# (resolved)Install new RAM and Vista or XP won't boot



## mcornbill (Mar 18, 2002)

Hi all

I currently have a Winfast NF4K8AC mobo and 1gb of PC2100 DDR RAM. According to crucial my mobo will take up to 4gb of PC3200 DDR 400 RAM. So I bought two 1gb sticks and slotted them in.

BIOS registers the 2gb of RAM and all my hard drives are seen properly but when I choose to boot either partition (XP or Vista) I get a message saying something along the lines of "Your computers system or hardware has changed since last boot. Insert the windows disc, reboot and choose repair function". Then it says this:

\Windows\system32\ntkrnlpa.exe

Status: 0xc0000221

Info: Windows failed to load becasue the kernel is missing, or corrupt.

The file that is missing changed everytime I tried to boot but the message remained the same. On trying to repair with my MSDN Vista DVD I don't have a recovery option, only the usual safe modes, last good known configuration, debugger etc.
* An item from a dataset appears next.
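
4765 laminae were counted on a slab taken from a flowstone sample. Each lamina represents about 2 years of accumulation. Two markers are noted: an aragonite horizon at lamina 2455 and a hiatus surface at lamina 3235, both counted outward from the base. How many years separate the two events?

1560 yr

Separation: 3235 − 2455 = 780 laminae.
Multiplying by 2 years per lamina: 780 × 2 = 1560 years.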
On putting my old RAM back in everything works fine again? I have a bios update for my mobo kindly found for me by mattlock138 but I need to get it onto a cd as for some reason my USB stick no longer is recognised by the bios (it was a few weeks ago) and my floppy drive doesn't work.

Any suggestions?

Cheers
Mark


----------



## dai (Jul 2, 2004)

*Re: Install new RAM and Vista or XP won't boot*

try a cmos reset
note your settings before you start as you will have to reoptimise
check the ram is set to auto detect


----------



## mcornbill (Mar 18, 2002)

*Re: Install new RAM and Vista or XP won't boot*

Ok resolved (I think).

Flashed mobo with new bios. This then gave me blue screen of death 10+ times in all sorts of modes with my old or new RAM chips in. Eventually restored old bios and found that slotting the new ram in ports 0 and 2 is working.

Cheers
Mark


----------



## dai (Jul 2, 2004)

*Re: Install new RAM and Vista or XP won't boot*

good news


----------